Dive Brief:
- The two big payment clearing companies in the U.S. and Europe — The Clearing House and EBA Clearing — have locked arms with financial services communication cooperative SWIFT to develop a faster, more effective international payment system, the companies said in a joint press release this week. While saying they’ve reached a positive "proof of concept" following the trial, they did not provide a timeline for the rollout of the new service.
- With many of the biggest banks and financial institutions in the world backing them as shareholders, the three companies aim to bring cross-border payments up to speed with domestic payments, which have been streamlined in recent years. By contrast, cross-border payments have been mired in slow-moving bank processes that often make it difficult to know when payments will be completed.
- With the technological aspects of the new system developed, legal safeguards for anti-money laundering and bad actor sanctions must now be added, said Steve Ledford, senior vice president of product strategy and development at The Clearing House (TCH). “We’ve identified what needs to be done — we just need to do it now,” Ledford said in an interview. “We’re very optimistic that we can move this forward pretty quickly,” he said, declining to provide a timetable.
Dive Insight:
The full-court press by the clearing companies and their big-bank owners emerges at a time when a slew of fintech startups are introducing new ways to improve the speed and efficiency of payments. Many of them aim to speed up payments sent by people to relatives and friends in other countries, whether that’s to share wages, make college tuition payments or respond to a financial emergency. Others are focused on business-to-business payments for compensating overseas suppliers and vendors.
Immediate cross-border payments (IXB) — as the new effort from The Clearing House, EBA and the Society for Worldwide Interbank Financial Telecommunication (SWIFT) is called — synchronizes “settlement in one instant payment system with settlement in the other” and converts real-time messages between the systems, according to the press release. Initially, the service would only be available in U.S. dollar and Euro payments, but could ultimately be expanded to other currencies, the release said.
“The process was designed to be currency agnostic,” Ledford said, but the settlement step has to be completed in the course of the transaction, too. The fact that settlements will be synchronized should take some uncertainty out of the process, he said. “It will make payments move faster,” he said. “They’ll be more tightly linked, more tightly coordinated.”
Eleven banks contributed to the design, and seven — Bank of America, BBVA Group, Citi, HSBC, Intesa Sanpaolo Bank, JPMorgan Chase and PNC — participated in the proof of concept. The experiment “shows that existing regional instant payment systems can be leveraged for cross-border payments and could provide financial institution participants of all sizes with access to a solution for cross-border payments without the need to build and connect to a separate network,” the release said.
An expected feature of the new system will be its ability to handle cross-border payments all day, every day. “We believe this will help create a highly efficient and streamlined model for market infrastructure inter-linkage, which has the potential to provide end-users with a vastly improved instant, 24/7, real-time cross border payments experience,” Melissa Tuozzolo, Citi's industry head for payments financial market infrastructure, said in the release.

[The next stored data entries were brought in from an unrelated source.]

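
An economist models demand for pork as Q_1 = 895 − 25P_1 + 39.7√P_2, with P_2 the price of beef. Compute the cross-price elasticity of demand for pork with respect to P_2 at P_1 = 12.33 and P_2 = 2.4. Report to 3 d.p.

At P_1 = 12.33 and P_2 = 2.4: Q_1 = 648.253.
∂Q_1/∂P_2 = 39.7/(2√P_2) = 39.7/(2√2.4) = 12.8131.
ε = (∂Q_1/∂P_2)(P_2/Q_1) = 12.8131 × (2.4/648.253) ≈ 0.047.

0.047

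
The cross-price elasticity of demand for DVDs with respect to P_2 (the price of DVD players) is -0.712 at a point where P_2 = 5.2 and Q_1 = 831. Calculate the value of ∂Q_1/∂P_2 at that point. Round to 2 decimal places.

-113.78

ε = (∂Q_1/∂P_2)·(P_2/Q_1) ⇒ ∂Q_1/∂P_2 = ε·Q_1/P_2 = -0.712 × 831/5.2 ≈ -113.78.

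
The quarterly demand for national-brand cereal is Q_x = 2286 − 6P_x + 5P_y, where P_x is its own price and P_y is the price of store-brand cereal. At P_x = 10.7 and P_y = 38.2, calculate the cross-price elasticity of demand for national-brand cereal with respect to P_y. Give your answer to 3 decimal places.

At P_x = 10.7 and P_y = 38.2: Q_x = 2412.8.
∂Q_x/∂P_y = 5.
ε = (∂Q_x/∂P_y)(P_y/Q_x) = 5 × (38.2/2412.8) ≈ 0.079.
Since ε > 0, national-brand cereal and store-brand cereal are substitutes.

0.079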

In testing the IXB service, Ledford said each transaction took less than 10 seconds. There are "exceptions" to standard processing that slow some cross-border payments, he said. Some cross-border payments can take days to be completed, a TCH spokesman said.
Rival fintech startups are busy trying to eliminate such obstacles, and have received multimillion-dollar investments to deliver new cross-border payment tools. Two upstarts focused on payments between individuals include Remitly, which is backed by card giant Visa, and card company Sable, which is partnering with Wise to target its cross-border payment services at expatriates.
Meanwhile, other startups are simplifying cross-border payments for business-to-business uses, too. Payment and card-issuing company AirWallex aims to streamline currency conversions, perhaps removing intermediary conversions to reserve currencies like U.S. dollars and eliminating bank fees in the process, Toshi Kameoka, AirWallex’s head of strategy for North America, said in a recent interview.
Legacy payments players have felt the pressure, from competitors and customers, and are responding with cross-border payment upgrades. Goldman Sachs partnered this year with both Visa and global payments processor Fiserv, in separate agreements, to make headway on cross-border payments.
Both the legacy players and their new rivals agree that cross-border payments should not be weighed down by cumbersome, slow protocols when technological tools from payments players such as Zelle and PayPal's Venmo have made domestic payments faster and easier.
Ledford said the new TCH-EBA-SWIFT effort is being driven at least partly by rising fintech competition.
“There’s a lot of interest in cross-border payments, especially since so much has been done on the domestic payments side,” he said.